更新上限の有無とは、例えば「契約期間通算5年」「更新5回まで」というように、上限以後は契約更新しないルールがあるかどうかです。最初の契約締結より後に更新上限を新たに設ける場合や、最初の契約締結時に設けていた更新上限を短縮する場合、改正後は「更新上限を新たに設ける」または「短縮する」理由を、事前に対象者に説明しなければならなくなりました。
また、明示のタイミングは、入社時・有期労働契約時だけでなく、更新契約のたびに更新回数の上限を明示することになったため、注意が必要です。
③ 「無期転換申込機会」の明示
無期転換ルールとは、同一企業との間で有期労働契約が5年を超えて更新された場合、契約社員、アルバイトなどの有期契約労働者からの申込みにより、期間の定めのない労働契約(無期労働契約)に転換されるルールです。
企業は、有期契約労働者から無期転換を希望された場合にその申し出を断ることができず、無期労働契約に変換することが定められています。
2024年4月から、この「無期転換申込権」が発生する更新のタイミングごとに、無期転換を申し込むことができる旨(無期転換申込機会)を明示しなければならなくなりました。
④ 「無期転換後の労働条件」の明示
無期転換は、「有期契約から期限を定めない無期契約に換える」ことを指し、労働時間、給与などの労働条件はそのままで、雇用期間のみを期間限定(有期)から定年まで(無期)へと変更することができる制度です。
ただし、無期転換後の賃金等の労働条件を決定するにあたっては、正社員やフルタイムの無期雇用労働者などとのバランスを考慮し、「同一労働同一賃金」を徹底しなければなりません。
そのため、無期転換後の労働条件が有期雇用契約時とどのように変更するのか、前項の「無期転換申込機会の明示」とともに、無期転換後の労働条件の明示も義務づけられることになりました。
なお、この無期転換後の労働条件の明示は、「無期転換申込権」が発生する有期雇用契約の更新ごとに行う必要があります。
新ルールに則った労働条件通知書の変更点
労働条件の明示事項のうち絶対的明示事項は、書面での交付が義務づけられています。
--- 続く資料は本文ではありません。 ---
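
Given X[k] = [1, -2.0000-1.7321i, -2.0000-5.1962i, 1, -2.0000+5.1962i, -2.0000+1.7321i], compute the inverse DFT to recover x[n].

x[n] = (1/6) Σ(k=0 to 5) X[k] · e^(2πikn/6)

Computing each x[n]:
x[0] = -1
x[1] = 2
x[2] = 0
x[3] = 0
x[4] = 2
x[5] = -2

x = [-1, 2, 0, 0, 2, -2]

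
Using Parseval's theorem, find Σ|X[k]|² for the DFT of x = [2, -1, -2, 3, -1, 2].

Parseval: Σ|x[n]|² = (1/N)Σ|X[k]|², so Σ|X[k]|² = N·Σ|x[n]|² = 6·23.0000

Σ|X[k]|² = N·Σ|x[n]|² = 6·23.0000 = 138.0000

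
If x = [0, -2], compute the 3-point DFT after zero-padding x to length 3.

Original 2-point DFT: [-2, 2]
Zero-padded 3-point DFT provides frequency interpolation.

DFT_3([x, 0, ...]) = [-2, 1.0000+1.7321i, 1.0000-1.7321i]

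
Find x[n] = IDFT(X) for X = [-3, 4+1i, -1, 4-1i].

x[n] = (1/4) Σ(k=0 to 3) X[k] · e^(2πikn/4)

Computing each x[n]:
x[0] = 1
x[1] = -1
x[2] = -3
x[3] = 0

x = [1, -1, -3, 0]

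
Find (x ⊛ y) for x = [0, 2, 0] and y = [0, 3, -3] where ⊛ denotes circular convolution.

(x ⊛ y)[n] = Σ(m=0 to 2) x[m] · y[(n-m) mod 3]

Computing each output sample:
(x ⊛ y)[0] = -6
(x ⊛ y)[1] = 0
(x ⊛ y)[2] = 6

x ⊛ y = [-6, 0, 6]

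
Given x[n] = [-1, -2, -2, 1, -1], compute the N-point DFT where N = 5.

X[k] = Σ(n=0 to 4) x[n] · ω_5^(nk)
where ω_5 = e^(-2πi/5)

Computing each X[k]:
X[0] = -5
X[1] = -1.1180+2.7144i
X[2] = 1.1180-2.2654i
X[3] = 1.1180+2.2654i
X[4] = -1.1180-2.7144i

X = [-5, -1.1180+2.7144i, 1.1180-2.2654i, 1.1180+2.2654i, -1.1180-2.7144i]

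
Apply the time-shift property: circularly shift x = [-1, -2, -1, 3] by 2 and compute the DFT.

Time shift by 2: X_shifted[k] = ω_4^(2k) · X[k]
Shifted x = [-1, 3, -1, -2]

DFT(x[n-2]) = [-1, -5i, -3, 5i]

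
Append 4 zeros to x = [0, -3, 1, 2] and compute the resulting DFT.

Original 4-point DFT: [0, -1+5i, 2, -1-5i]
Zero-padded 8-point DFT provides frequency interpolation.

DFT_8([x, 0, ...]) = [0, -3.5355-0.2929i, -1+5i, 3.5355+1.7071i, 2, 3.5355-1.7071i, -1-5i, -3.5355+0.2929i]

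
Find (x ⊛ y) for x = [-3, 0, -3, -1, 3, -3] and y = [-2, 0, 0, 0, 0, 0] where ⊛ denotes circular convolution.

(x ⊛ y)[n] = Σ(m=0 to 5) x[m] · y[(n-m) mod 6]

Computing each output sample:
(x ⊛ y)[0] = 6
(x ⊛ y)[1] = 0
(x ⊛ y)[2] = 6
(x ⊛ y)[3] = 2
(x ⊛ y)[4] = -6
(x ⊛ y)[5] = 6

x ⊛ y = [6, 0, 6, 2, -6, 6]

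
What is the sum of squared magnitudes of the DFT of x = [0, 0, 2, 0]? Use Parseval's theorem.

Parseval: Σ|x[n]|² = (1/N)Σ|X[k]|², so Σ|X[k]|² = N·Σ|x[n]|² = 4·4.0000

Σ|X[k]|² = N·Σ|x[n]|² = 4·4.0000 = 16.0000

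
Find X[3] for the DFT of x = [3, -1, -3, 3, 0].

X[3] = Σ(n=0 to 4) x[n] · ω_5^(3n) where ω_5 = e^(-2πi/5)
= (3)·ω_5^0 + (-1)·ω_5^3 + (-3)·ω_5^6 + (3)·ω_5^9 + (0)·ω_5^12

X[3] = 3.8090+5.1186i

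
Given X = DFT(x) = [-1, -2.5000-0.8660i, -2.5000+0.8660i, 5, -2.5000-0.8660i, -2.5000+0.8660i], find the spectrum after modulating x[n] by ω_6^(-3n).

Modulation property: DFT(ω_6^(-3n)·x[n]) = X[(k-3) mod 6], so circularly shift X by 3 positions.

X[k-3] = [5, -2.5000-0.8660i, -2.5000+0.8660i, -1, -2.5000-0.8660i, -2.5000+0.8660i]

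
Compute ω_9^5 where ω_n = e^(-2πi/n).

ω_9^5 = e^(-2πi·5/9)
= cos(-2π·5/9) + i·sin(-2π·5/9)
= cos(-10π/9) + i·sin(-10π/9)

ω_9^5 = cos(-10π/9) + i·sin(-10π/9) = -0.9397+0.3420i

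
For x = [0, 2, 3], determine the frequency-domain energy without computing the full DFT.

Parseval: Σ|x[n]|² = (1/N)Σ|X[k]|², so Σ|X[k]|² = N·Σ|x[n]|² = 3·13.0000

Σ|X[k]|² = N·Σ|x[n]|² = 3·13.0000 = 39.0000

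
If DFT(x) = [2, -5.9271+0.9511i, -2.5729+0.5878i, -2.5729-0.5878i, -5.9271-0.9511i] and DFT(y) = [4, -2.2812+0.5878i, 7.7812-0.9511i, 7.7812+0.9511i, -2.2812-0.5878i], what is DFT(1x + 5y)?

By linearity: DFT(1x + 5y) = 1·DFT(x) + 5·DFT(y)
= 1·[2, -5.9271+0.9511i, -2.5729+0.5878i, -2.5729-0.5878i, -5.9271-0.9511i] + 5·[4, -2.2812+0.5878i, 7.7812-0.9511i, 7.7812+0.9511i, -2.2812-0.5878i]

Computing element-wise:
Z[0] = 1·(2) + 5·(4) = 22
Z[1] = 1·(-5.9271+0.9511i) + 5·(-2.2812+0.5878i) = -17.3331+3.8901i
Z[2] = 1·(-2.5729+0.5878i) + 5·(7.7812-0.9511i) = 36.3331-4.1677i
Z[3] = 1·(-2.5729-0.5878i) + 5·(7.7812+0.9511i) = 36.3331+4.1677i
Z[4] = 1·(-5.9271-0.9511i) + 5·(-2.2812-0.5878i) = -17.3331-3.8901i

DFT(1x + 5y) = 1·X + 5·Y = [22, -17.3331+3.8901i, 36.3331-4.1677i, 36.3331+4.1677i, -17.3331-3.8901i]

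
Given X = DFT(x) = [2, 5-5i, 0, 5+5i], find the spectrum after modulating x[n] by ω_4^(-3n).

Modulation property: DFT(ω_4^(-3n)·x[n]) = X[(k-3) mod 4], so circularly shift X by 3 positions.

X[k-3] = [5-5i, 0, 5+5i, 2]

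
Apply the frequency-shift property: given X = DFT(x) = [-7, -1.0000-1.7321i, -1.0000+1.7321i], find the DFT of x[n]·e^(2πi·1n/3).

Modulation property: DFT(ω_3^(-1n)·x[n]) = X[(k-1) mod 3], so circularly shift X by 1 positions.

X[k-1] = [-1.0000+1.7321i, -7, -1.0000-1.7321i]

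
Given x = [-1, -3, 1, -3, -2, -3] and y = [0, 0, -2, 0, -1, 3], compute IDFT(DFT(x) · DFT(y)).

(x ⊛ y)[n] = Σ(m=0 to 5) x[m] · y[(n-m) mod 6]

Computing each output sample:
(x ⊛ y)[0] = -6
(x ⊛ y)[1] = 12
(x ⊛ y)[2] = -5
(x ⊛ y)[3] = 3
(x ⊛ y)[4] = -10
(x ⊛ y)[5] = 6

x ⊛ y = [-6, 12, -5, 3, -10, 6]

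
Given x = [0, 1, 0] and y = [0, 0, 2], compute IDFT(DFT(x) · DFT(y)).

(x ⊛ y)[n] = Σ(m=0 to 2) x[m] · y[(n-m) mod 3]

Computing each output sample:
(x ⊛ y)[0] = 2
(x ⊛ y)[1] = 0
(x ⊛ y)[2] = 0

x ⊛ y = [2, 0, 0]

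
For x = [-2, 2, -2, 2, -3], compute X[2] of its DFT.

X[2] = Σ(n=0 to 4) x[n] · ω_5^(2n) where ω_5 = e^(-2πi/5)
= (-2)·ω_5^0 + (2)·ω_5^2 + (-2)·ω_5^4 + (2)·ω_5^6 + (-3)·ω_5^8

X[2] = -1.1910-6.7432i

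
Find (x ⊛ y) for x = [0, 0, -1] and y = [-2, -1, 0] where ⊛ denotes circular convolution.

(x ⊛ y)[n] = Σ(m=0 to 2) x[m] · y[(n-m) mod 3]

Computing each output sample:
(x ⊛ y)[0] = 1
(x ⊛ y)[1] = 0
(x ⊛ y)[2] = 2

x ⊛ y = [1, 0, 2]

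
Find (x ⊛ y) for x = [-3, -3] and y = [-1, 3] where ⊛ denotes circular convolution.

(x ⊛ y)[n] = Σ(m=0 to 1) x[m] · y[(n-m) mod 2]

Computing each output sample:
(x ⊛ y)[0] = -6
(x ⊛ y)[1] = -6

x ⊛ y = [-6, -6]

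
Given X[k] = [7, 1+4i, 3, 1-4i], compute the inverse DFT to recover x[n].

x[n] = (1/4) Σ(k=0 to 3) X[k] · e^(2πikn/4)

Computing each x[n]:
x[0] = 3
x[1] = -1
x[2] = 2
x[3] = 3

x = [3, -1, 2, 3]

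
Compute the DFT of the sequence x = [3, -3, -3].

X[k] = Σ(n=0 to 2) x[n] · ω_3^(nk)
where ω_3 = e^(-2πi/3)

Computing each X[k]:
X[0] = -3
X[1] = 6
X[2] = 6

X = [-3, 6, 6]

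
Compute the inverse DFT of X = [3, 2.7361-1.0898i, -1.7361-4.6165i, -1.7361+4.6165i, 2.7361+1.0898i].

x[n] = (1/5) Σ(k=0 to 4) X[k] · e^(2πikn/5)

Computing each x[n]:
x[0] = 1
x[1] = 3
x[2] = -2
x[3] = 1
x[4] = 0

x = [1, 3, -2, 1, 0]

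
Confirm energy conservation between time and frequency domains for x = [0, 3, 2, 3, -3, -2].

Time domain:
Σ|x[n]|² = |0|² + |3|² + |2|² + |3|² + |-3|² + |-2|² = 35.0000

Frequency domain:
(1/6)Σ|X[k]|² = (1/6)(|3|² + |-2.0000-8.6603i|² + |3|² + |-5|² + |3|² + |-2.0000+8.6603i|²) = (1/6)·210.0000 = 35.0000

Both sides agree, confirming Parseval's theorem.

Σ|x[n]|² = (1/N)Σ|X[k]|² = 35.0000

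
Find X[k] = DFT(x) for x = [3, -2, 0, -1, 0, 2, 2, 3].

X[k] = Σ(n=0 to 7) x[n] · ω_8^(nk)
where ω_8 = e^(-2πi/8)

Computing each X[k]:
X[0] = 7
X[1] = 3.0000+7.6569i
X[2] = 1+2i
X[3] = 3.0000+3.6569i
X[4] = 3
X[5] = 3.0000-3.6569i
X[6] = 1-2i
X[7] = 3.0000-7.6569i

X = [7, 3.0000+7.6569i, 1+2i, 3.0000+3.6569i, 3, 3.0000-3.6569i, 1-2i, 3.0000-7.6569i]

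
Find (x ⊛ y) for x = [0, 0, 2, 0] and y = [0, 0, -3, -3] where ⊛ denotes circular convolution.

(x ⊛ y)[n] = Σ(m=0 to 3) x[m] · y[(n-m) mod 4]

Computing each output sample:
(x ⊛ y)[0] = -6
(x ⊛ y)[1] = -6
(x ⊛ y)[2] = 0
(x ⊛ y)[3] = 0

x ⊛ y = [-6, -6, 0, 0]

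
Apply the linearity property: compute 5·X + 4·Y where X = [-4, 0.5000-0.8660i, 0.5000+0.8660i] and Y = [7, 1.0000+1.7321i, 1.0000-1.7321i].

By linearity: DFT(5x + 4y) = 5·DFT(x) + 4·DFT(y)
= 5·[-4, 0.5000-0.8660i, 0.5000+0.8660i] + 4·[7, 1.0000+1.7321i, 1.0000-1.7321i]

Computing element-wise:
Z[0] = 5·(-4) + 4·(7) = 8
Z[1] = 5·(0.5000-0.8660i) + 4·(1.0000+1.7321i) = 6.5000+2.5984i
Z[2] = 5·(0.5000+0.8660i) + 4·(1.0000-1.7321i) = 6.5000-2.5984i

DFT(5x + 4y) = 5·X + 4·Y = [8, 6.5000+2.5984i, 6.5000-2.5984i]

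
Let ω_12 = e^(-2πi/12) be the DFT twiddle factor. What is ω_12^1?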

一般的には、「労働条件通知書」などの書面で交付しますが、書面の形式については法律で具体的に定められておらず、雇用契約書と合体させて「雇用契約書兼労働条件通知書」として取り交わすケースもあります。
今回の改正では、2024年4月から、こうした書面を部分的に変更する必要があります。厚生労働省のホームページでは、改正後の労働条件通知書のモデル様式が発表されており、今回の改正での変更点が赤字で表記されています。
(厚生労働省 PDF「モデル労働条件通知書」)
まとめ
労働条件の明示は雇用主の義務であり、たとえ雇用契約書を取り交わさない場合でも、労働条件通知書は必ず交付しなければなりません。
新ルールが同一労働同一賃金や無期転換ルールなどにも関係する以上、自社の雇用形態別の労働条件を見直しておくことが肝要でしょう。
また、その際には、労働条件通知書の電子発行で、業務の効率化や手続きの簡素化も含めて検討することをおすすめします。